Старшая задумалась, помолчала, ответила:
— Сказывают, дает дозвол делать такое с панами да с буржуями.
— Так поп-то не буржуй, он святой церкви, богу служит. Да девочка та не панская. А правда ли, что мужики там взбунтовались и кричали на сходе: долой всех коммунистов?
Иванчиков, до этого терпеливо слушавший их беседу в надежде почерпнуть что-нибудь интересное с точки зрения его службы, не выдержал:
— Тетки, что вы плетете, — сказал тихо, чтобы не привлечь внимания других пассажиров. — Ленин за такие дела расстреливать приказывает. А вы: дозвол дает… Прикусите языки. А те насильники не коммунисты, а бандиты с чужими документами.
Женщины испуганно притихли, а Иванчиков встал и снова пошел к начальнику станции.
«Вот темнота, — злился он, — надо же, какую утку пустили: коммунисты с ведома Ленина грабят и насилуют.

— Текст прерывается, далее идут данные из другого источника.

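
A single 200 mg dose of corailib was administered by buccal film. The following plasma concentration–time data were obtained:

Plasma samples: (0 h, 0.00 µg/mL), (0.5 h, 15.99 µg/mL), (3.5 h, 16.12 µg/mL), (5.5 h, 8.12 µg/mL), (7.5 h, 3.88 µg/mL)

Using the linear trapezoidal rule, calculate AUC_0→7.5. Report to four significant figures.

Trapezoidal AUC_0→7.5:
  [0→0.5]: (0.00+15.99)/2 × 0.5 = 3.9975
  [0.5→3.5]: (15.99+16.12)/2 × 3 = 48.165
  [3.5→5.5]: (16.12+8.12)/2 × 2 = 24.24
  [5.5→7.5]: (8.12+3.88)/2 × 2 = 12.0
  Sum = 88.4025 µg/mL·h

AUC = 88.40 µg/mL·h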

Придумают же».
Начальник станции за своим столиком что-то писал, на Иванчикова и не оглянулся, сказал, опережая его вопрос:
— Поезд будет. Когда — не знаю, — и продолжал писать.
Настроение у Иванчикова испортилось. Понял: бандиты опять запутали следы. Не придут они на станцию. Если б им впрямь надо было ехать, давно бы объявились. Хитрая все же у них тактика: говорят, будто идут в одно село, дорогу туда расспрашивают, а появляются совсем в другом. Петляют, как зайцы.
К начальнику станции зашел и Бобков.
— Что, глухо? — спросил он.
— Глухо, — ответил Иванчиков. — Проворонили мы их. Вот гады! И где они могут быть, как ты думаешь? Может, в Муравилье? Там же церковь.
Говорили они, не обращая внимания на начальника станции, который все еще что-то писал.
— Могут и в Муравилье быть, — подумав, ответил Баб-ков. — А мы туда сейчас и слетаем.
Он даже обрадовался этому своему решению: сидеть на станции и ему и его хлопцам прискучило. На прощанье пожал руку Иванчикову, начальнику станции, молодецки козырнул, звякнул шпорами и вышел.
— А я вас знаю, — не отрываясь от стола, сказал начальник станции. Вы из чека. Ловите этих комиссаров, что Москва прислала.
— Послушайте, и вы тоже, как те… бабы, — обиделся Иванчиков. — Не комиссаров, а бандитов.
— А кто их знает. Сейчас все может быть. Ничему нельзя удивляться.
Иванчиков шагнул к двери, чтобы уйти, и в это время послышался звонок. Начальник станции снял трубку.
— Слушаю. Понятно. Поезд? Значит, идет? — лязгнул трубкой о рычаг, крикнул, высунувшись в окно: — Эй, граждане хорошие, поезд идет! Прошу покупать билетики.
Иванчиков постоял в раздумье: вернуться ли ему в уезд на этом поезде, или еще походить по селам, предостеречь волостные Советы насчет этих бандитов? И тут снова раздался звонок.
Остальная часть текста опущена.